You know Noh, no?
Chiori Miyagawa does. The Bard College playwright-in-residence, a Radcliffe Fellow this year, has steeped herself in Noh theater, a measured style of Japanese drama that dates back to the 14th century.
It’s one of the many literary echoes — some old, some ancient — that she brings to her work. “I often time travel,” Miyagawa told a lecture audience March 16 at the Radcliffe Gymnasium. “It’s my favorite thing to do as a playwright.”
Her 14 plays reach back to events for inspiration, including the 1945 bombing of Hiroshima. They also reach back to other writers, among them Kate Chopin and Anton Chekhov.
Miyagawa is inspired by old stories, too — “Antigone,” for one, and “The Tale of Genji,” an 11th century Japanese classic sometimes called the first novel.
Adapting from the past, she said, “begins with my dialogue with a dead writer.” For her play “Leaving Eden,” Miyagawa drew on five Chekhov short stories. Getting ready to write, she read his plays, stories, and letters. “I fell in love,” she said.
To the Japan-born American playwright, the theater is a place to explore notions of personal and public memory. It’s also an arena in which art forms from the East and the West can tangle tellingly.

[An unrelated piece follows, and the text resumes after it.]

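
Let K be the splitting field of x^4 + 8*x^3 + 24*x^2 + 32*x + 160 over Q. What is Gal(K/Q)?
V_4 (order 4)

The polynomial is an irreducible quartic over Q and its discriminant is 764411904 = 27648^2, a perfect square, so the Galois group is contained in A_4. The resolvent cubic y^3 - 24*y^2 - 384*y + 4096 splits completely over Q, which gives the Klein four-group V_4.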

Miyagawa called the Radcliffe experience “this utopia.” But she’s been busy here. She is adapting a handful of Noh dramas for a new play, “Restless Souls and Haunted Spirits: Crazy Woman, Warrior, Quasi-Madman, Ghost, Another Crazy Woman, Demon, Warrior from the Other Side, and Unfortunate Man.”
The long name captures some of the stylized, masked figures that populate the old form. (The last Noh play was written in the 15th century.)
Miyagawa invited an ensemble of five friends to read two scenes from her new play, preceded by one scene from an old. Four were Radcliffe Fellows: Peter S. Cahn, Michelle Clayton, Martin Harries, and Gwyneth Lewis. The fifth was Leighton Davies, Lewis’ husband.
The dramatic readers started with a scene from “Sumida River,” written more than 500 years ago by Zeami Motokiyo. He and his father Kan’ami Kiyotsugu ushered Noh into its classical maturity.
To see a lecture at Radcliffe Gymnasium morph into a dramatic reading is a stunning experience. All the shades were drawn up in the spacious old 19th century space, letting light stream in from dozens of high windows. It was like sitting inside a brilliant chandelier.
To layer the event with context, Miyagawa’s two Radcliffe researchers related a brief history of Noh and how its plays are structured.
Noh’s plebian roots included sarugaku — literally “monkey music,” said Amy Yoshitsu ’10. It was a circus-like blend of juggling, pantomime, and drum dancing.
Dengaku was another folk prefigurement of Noh, she said, popular in rural Japan as musical accompaniment to field work.
Percussion survived in classical Noh, said Vi Vu ’10. Hip, stick, and shoulder drums, along with a woodwind flute, now give measure to stylized movements.
Noh stages are temple-like, she explained, and peopled with traditional masked characters, including god, warrior, woman, and demon.
The five dramatic readers at Radcliffe needed no masks; emotions were raw, loud, and evident. The human condition — including anger, loss, indifference, and insanity — bridged the ages between fragments of the old Zeami play and the new Miyagawa play.
“Rave for us then,” Zeami’s ferryman tells a woman distressed over her lost son. “Rave and entertain us.”
In the first scene read from the new play, the 15th century riverside ferry dock was transformed into a modern bus terminal. There, a crazy woman looking for a lost son confronts two travelers — one indifferent, and one tender.
In the next scene, an aging father is caught between the conflicting stories of his teenage son and his young new wife. Is she a cheating temptress, or is the son a sex-mad liar?
Noh contains within it, said Miyagawa, “the emotions and archetypes of humanity.” (But her new play may be the only one ever that includes the distinctly nontraditional “Woman With Tragic Hair.”)
Memory — made fragile in the space between experience and shared history — is as much a character in Miyagawa’s plays as any. “We write our own history,” she said. “We write and rewrite our history until we die.”
Miyagawa moved to the United States at age 15. Without knowing a word of English, she found herself in an upstate New York high school, “cut off from all things Japanese.”
In self-defense, said Miyagawa, “I stopped being Japanese as much as I could” — embracing her culture (and with it Noh theater) only later in adulthood.
She turned to writing plays in 1994. Her approach to craft contains a seed of the Japanese girl, cautious in a new world. “I write every word carefully,” said Miyagawa. “There are no extra sounds.”